LEBER Julius

Par Jacques Droz

Né le 16 novembre 1891 à Bliesheim (Alsace), mort le 3 janvier 1945 à Berlin-Plötzensee ; parlementaire social-démocrate antinazi.

Fils de pauvres cultivateurs, ayant pu, grâce à la générosité d’un prêtre de pa­roisse, entrer à l’École technique de Brisach, mais ayant dû subvenir par son travail personnel à ses études universitaires à Fribourg et à Strasbourg, Julius Leber entra en 1913 dans le parti des « compagnons sans patrie », fit la guerre comme volontaire dans l’armée allemande où il fut plusieurs fois blessé, resta dans la Reichswehr après 1918 et participa en Poméranie où son régiment était cantonné, à la répression du putsch de Kapp. Il prit ses grades universitaires à Fribourg et fut envoyé par le SPD à Lübeck où, rédacteur du journal socialiste local, Der Lübecker Volksbote, il conquit la confiance de la classe ouvrière, entra au conseil municipal et fut élu au Reichstag en 1924. Spécialiste des questions militaires, il y eut pour principal ob­jectif de réconcilier la Reichswehr avec la République, en amenant la social-démocratie à abandonner ses positions antimilitaristes et l’Armée son alliance avec les forces réactionnaires ; il fallait, disait-il, que l’Armée sente qu’elle avait les travail­leurs derrière elle ; lui-même adopta dans la question de la construction d’un cui­rassé une position différente de celle de son parti. Il combattit l’orientation prosoviétique de la Reichswehr et fut un adepte enthousiaste de Locamo, qui signifiait une orientation occidentale de la politique allemande.

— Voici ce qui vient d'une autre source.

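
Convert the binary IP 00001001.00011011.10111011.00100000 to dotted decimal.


00001001 = 9
00011011 = 27
10111011 = 187
00100000 = 32
IP: 9.27.187.32


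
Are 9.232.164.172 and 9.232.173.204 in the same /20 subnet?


Mask: 255.255.240.0
9.232.164.172 AND mask = 9.232.160.0
9.232.173.204 AND mask = 9.232.160.0
Yes, same subnet (9.232.160.0)


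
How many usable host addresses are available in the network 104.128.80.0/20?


Host bits = 32 - 20 = 12
Total addresses = 2^12 = 4096
Usable = total - 2 (network and broadcast)
Usable hosts: 4094


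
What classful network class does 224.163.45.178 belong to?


First octet: 224
Binary: 11100000
1110xxxx -> Class D (224-239)
Class D (multicast), default mask N/A


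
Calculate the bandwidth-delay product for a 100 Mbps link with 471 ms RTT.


BDP = bandwidth * RTT
= 100 Mbps * 471 ms
= 100 * 1e6 * 471 / 1000 bits
= 47100000 bits
= 5887500 bytes
= 5749.5117 KB
BDP = 47100000 bits (5887500 bytes)


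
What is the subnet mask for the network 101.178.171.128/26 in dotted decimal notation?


/26 means 26 network bits, 6 host bits
Binary: 11111111111111111111111111000000
Mask: 255.255.255.192


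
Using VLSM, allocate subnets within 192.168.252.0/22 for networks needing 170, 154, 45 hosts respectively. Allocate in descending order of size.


170 hosts -> /24 (254 usable): 192.168.252.0/24
154 hosts -> /24 (254 usable): 192.168.253.0/24
45 hosts -> /26 (62 usable): 192.168.254.0/26
Allocation: 192.168.252.0/24 (170 hosts, 254 usable); 192.168.253.0/24 (154 hosts, 254 usable); 192.168.254.0/26 (45 hosts, 62 usable)


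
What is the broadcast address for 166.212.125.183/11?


Network: 166.192.0.0/11
Host bits = 21
Set all host bits to 1:
Broadcast: 166.223.255.255


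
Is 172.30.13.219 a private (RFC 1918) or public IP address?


RFC 1918 private ranges:
  10.0.0.0/8 (10.0.0.0 - 10.255.255.255)
  172.16.0.0/12 (172.16.0.0 - 172.31.255.255)
  192.168.0.0/16 (192.168.0.0 - 192.168.255.255)
Private (in 172.16.0.0/12)


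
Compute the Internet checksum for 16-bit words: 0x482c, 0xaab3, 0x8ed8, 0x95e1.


Sum all words (with carry folding):
+ 0x482c = 0x482c
+ 0xaab3 = 0xf2df
+ 0x8ed8 = 0x81b8
+ 0x95e1 = 0x179a
One's complement: ~0x179a
Checksum = 0xe865


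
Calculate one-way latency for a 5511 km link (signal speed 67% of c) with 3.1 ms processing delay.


Speed = 0.67 * 3e5 km/s = 201000 km/s
Propagation delay = 5511 / 201000 = 0.0274 s = 27.4179 ms
Processing delay = 3.1 ms
Total one-way latency = 30.5179 ms


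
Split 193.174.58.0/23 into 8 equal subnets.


New prefix = 23 + 3 = 26
Each subnet has 64 addresses
  193.174.58.0/26
  193.174.58.64/26
  193.174.58.128/26
  193.174.58.192/26
  193.174.59.0/26
  193.174.59.64/26
  193.174.59.128/26
  193.174.59.192/26
Subnets: 193.174.58.0/26, 193.174.58.64/26, 193.174.58.128/26, 193.174.58.192/26, 193.174.59.0/26, 193.174.59.64/26, 193.174.59.128/26, 193.174.59.192/26


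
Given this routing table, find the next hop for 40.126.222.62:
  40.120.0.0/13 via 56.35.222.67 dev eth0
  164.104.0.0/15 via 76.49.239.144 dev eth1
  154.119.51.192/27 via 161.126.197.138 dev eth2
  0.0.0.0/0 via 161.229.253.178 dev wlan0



Longest prefix match for 40.126.222.62:
  /13 40.120.0.0: MATCH
  /15 164.104.0.0: no
  /27 154.119.51.192: no
  /0 0.0.0.0: MATCH
Selected: next-hop 56.35.222.67 via eth0 (matched /13)


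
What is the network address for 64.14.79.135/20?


IP:   01000000.00001110.01001111.10000111
Mask: 11111111.11111111.11110000.00000000
AND operation:
Net:  01000000.00001110.01000000.00000000
Network: 64.14.64.0/20


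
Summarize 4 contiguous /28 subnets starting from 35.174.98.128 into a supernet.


Original prefix: /28
Number of subnets: 4 = 2^2
New prefix = 28 - 2 = 26
Supernet: 35.174.98.128/26


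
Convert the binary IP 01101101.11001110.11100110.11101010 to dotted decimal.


01101101 = 109
11001110 = 206
11100110 = 230
11101010 = 234
IP: 109.206.230.234


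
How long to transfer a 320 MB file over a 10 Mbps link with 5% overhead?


Effective throughput = 10 * (1 - 5/100) = 9.5 Mbps
File size in Mb = 320 * 8 = 2560 Mb
Time = 2560 / 9.5
Time = 269.4737 seconds


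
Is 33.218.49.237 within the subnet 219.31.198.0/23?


Subnet network: 219.31.198.0
Test IP AND mask: 33.218.48.0
No, 33.218.49.237 is not in 219.31.198.0/23


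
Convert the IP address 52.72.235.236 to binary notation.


52 = 00110100
72 = 01001000
235 = 11101011
236 = 11101100
Binary: 00110100.01001000.11101011.11101100


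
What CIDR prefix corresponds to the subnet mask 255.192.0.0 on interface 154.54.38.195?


Binary: 11111111.11000000.00000000.00000000
Count leading 1s
Prefix: /10


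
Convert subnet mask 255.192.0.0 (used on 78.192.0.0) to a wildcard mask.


Subnet mask: 255.192.0.0
Wildcard = 255.255.255.255 - subnet mask
255 - 255 = 0
255 - 192 = 63
255 - 0 = 255
255 - 0 = 255
Wildcard: 0.63.255.255


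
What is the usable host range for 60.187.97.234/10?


Network: 60.128.0.0
Broadcast: 60.191.255.255
First usable = network + 1
Last usable = broadcast - 1
Range: 60.128.0.1 to 60.191.255.254


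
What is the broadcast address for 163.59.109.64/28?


Network: 163.59.109.64/28
Host bits = 4
Set all host bits to 1:
Broadcast: 163.59.109.79


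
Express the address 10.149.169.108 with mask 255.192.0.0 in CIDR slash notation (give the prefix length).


Binary: 11111111.11000000.00000000.00000000
Count leading 1s
Prefix: /10


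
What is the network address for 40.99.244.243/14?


IP:   00101000.01100011.11110100.11110011
Mask: 11111111.11111100.00000000.00000000
AND operation:
Net:  00101000.01100000.00000000.00000000
Network: 40.96.0.0/14


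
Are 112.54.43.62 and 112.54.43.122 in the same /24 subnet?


Mask: 255.255.255.0
112.54.43.62 AND mask = 112.54.43.0
112.54.43.122 AND mask = 112.54.43.0
Yes, same subnet (112.54.43.0)


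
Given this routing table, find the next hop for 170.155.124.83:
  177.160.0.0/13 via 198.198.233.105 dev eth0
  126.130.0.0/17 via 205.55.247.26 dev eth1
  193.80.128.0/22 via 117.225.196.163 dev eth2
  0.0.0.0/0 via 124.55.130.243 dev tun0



Longest prefix match for 170.155.124.83:
  /13 177.160.0.0: no
  /17 126.130.0.0: no
  /22 193.80.128.0: no
  /0 0.0.0.0: MATCH
Selected: next-hop 124.55.130.243 via tun0 (matched /0)


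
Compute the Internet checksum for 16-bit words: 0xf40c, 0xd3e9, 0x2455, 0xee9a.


Sum all words (with carry folding):
+ 0xf40c = 0xf40c
+ 0xd3e9 = 0xc7f6
+ 0x2455 = 0xec4b
+ 0xee9a = 0xdae6
One's complement: ~0xdae6
Checksum = 0x2519


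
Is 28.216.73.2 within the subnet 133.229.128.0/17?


Subnet network: 133.229.128.0
Test IP AND mask: 28.216.0.0
No, 28.216.73.2 is not in 133.229.128.0/17


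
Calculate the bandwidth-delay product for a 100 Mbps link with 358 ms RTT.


BDP = bandwidth * RTT
= 100 Mbps * 358 ms
= 100 * 1e6 * 358 / 1000 bits
= 35800000 bits
= 4475000 bytes
= 4370.1172 KB
BDP = 35800000 bits (4475000 bytes)


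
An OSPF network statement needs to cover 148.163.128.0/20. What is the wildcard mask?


Subnet mask: 255.255.240.0
Wildcard = 255.255.255.255 - subnet mask
255 - 255 = 0
255 - 255 = 0
255 - 240 = 15
255 - 0 = 255
Wildcard: 0.0.15.255


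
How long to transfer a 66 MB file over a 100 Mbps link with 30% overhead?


Effective throughput = 100 * (1 - 30/100) = 70 Mbps
File size in Mb = 66 * 8 = 528 Mb
Time = 528 / 70
Time = 7.5429 seconds


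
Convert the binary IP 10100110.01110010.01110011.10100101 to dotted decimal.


10100110 = 166
01110010 = 114
01110011 = 115
10100101 = 165
IP: 166.114.115.165


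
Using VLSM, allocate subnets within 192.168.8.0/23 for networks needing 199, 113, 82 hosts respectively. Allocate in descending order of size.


199 hosts -> /24 (254 usable): 192.168.8.0/24
113 hosts -> /25 (126 usable): 192.168.9.0/25
82 hosts -> /25 (126 usable): 192.168.9.128/25
Allocation: 192.168.8.0/24 (199 hosts, 254 usable); 192.168.9.0/25 (113 hosts, 126 usable); 192.168.9.128/25 (82 hosts, 126 usable)


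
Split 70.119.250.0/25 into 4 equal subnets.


New prefix = 25 + 2 = 27
Each subnet has 32 addresses
  70.119.250.0/27
  70.119.250.32/27
  70.119.250.64/27
  70.119.250.96/27
Subnets: 70.119.250.0/27, 70.119.250.32/27, 70.119.250.64/27, 70.119.250.96/27


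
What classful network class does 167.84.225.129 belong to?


First octet: 167
Binary: 10100111
10xxxxxx -> Class B (128-191)
Class B, default mask 255.255.0.0 (/16)


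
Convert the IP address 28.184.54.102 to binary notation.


28 = 00011100
184 = 10111000
54 = 00110110
102 = 01100110
Binary: 00011100.10111000.00110110.01100110


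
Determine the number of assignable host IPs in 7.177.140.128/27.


Host bits = 32 - 27 = 5
Total addresses = 2^5 = 32
Usable = total - 2 (network and broadcast)
Usable hosts: 30


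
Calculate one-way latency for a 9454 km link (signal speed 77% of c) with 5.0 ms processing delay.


Speed = 0.77 * 3e5 km/s = 231000 km/s
Propagation delay = 9454 / 231000 = 0.0409 s = 40.9264 ms
Processing delay = 5.0 ms
Total one-way latency = 45.9264 ms


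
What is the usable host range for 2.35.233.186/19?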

Profondément bouleversé par la chute du cabinet Hermann Müller, il fut l’un des socialistes qui se préoccu­pèrent le plus de la montée du nazisme qu’il combattit dans le Reichsbanner, faisant de Lübeck une place-forte de l’idéologie républicaine où Hitler n’osait s’aventurer.
Brutalisé par des nazis lübeckois dans la nuit du 31 janvier 1933, il fut libéré à la suite d’une manifestation populaire. Réélu au Reichstag, il fut arrêté au moment où il entrait à la Krolloper le 23 mars, placé sous la protection de la police, puis en­fermé après jugement dans la prison de Wolfenbüttel (où il écrivit un mémoire très sévère sur les capitulations de la social-démocratie) et transporté de camp en camp, pour n’être libéré qu’en 1937. Grâce à l’amitié de Dahrendorf, il put monter une affaire de vente de charbon à Berlin-Schöneberg dont le siège, malgré la surveillance dont il était l’objet, devint un centre de résistance au nazisme. Convaincu de bonne heure que la délivrance de l’Allemagne ne pouvait venir que des militaires, il étendit ses relations au-delà des milieux socialistes, rencontrant le général Falkenhausen qui passait pour un adversaire d’Hitler, à son retour de Chine. Par Mierendorff, il entra dans le cercle de Kreisau et, malgré les difficultés qu’il eut à s’en­tendre avec le comte de Moltke, il y prit une place considérable, se liant étroitement avec le comte Schulenburg et Adam Trott zu Solz. Ses relations avec Stauffenberg datent de la fin de l’année 1943 ; il était entendu qu’après l’assassinat d’Hitler, un gouvernement provisoire serait constitué dans lequel Leber serait ministre de l’In­térieur, Il voulut avoir alors le sentiment des communistes, eut des entretiens avec Saefkow et Jacob au cours desquels il fut dénoncé avec Reichwein par un espion de la Gestapo. Pour essayer de le sauver, Stauffenberg déclencha prématurément, le 20 juillet, le mécanisme de la conspiration. Leber fut l’objet d’affreuses tortures, fut menacé à travers sa femme et ses enfants sans que l’on pût l’obliger à parler. Pendu à Plötzensee, il avait écrit quelques jours auparavant à ses amis : « Pour une cause bonne et juste, le sacrifice de sa propre vie est un juste prix. »

Pour citer cet article :
https://maitron.fr/spip.php?article216434, notice LEBER Julius par Jacques Droz, version mise en ligne le 23 juin 2020, dernière modification le 7 avril 2020.

Par Jacques Droz

ŒUVRE : Ein Mann geht seinen Weg, 1952. — Schriften, Reden, Briefe, éd. par Dorothea Beck et W.F. Schœller, 1976.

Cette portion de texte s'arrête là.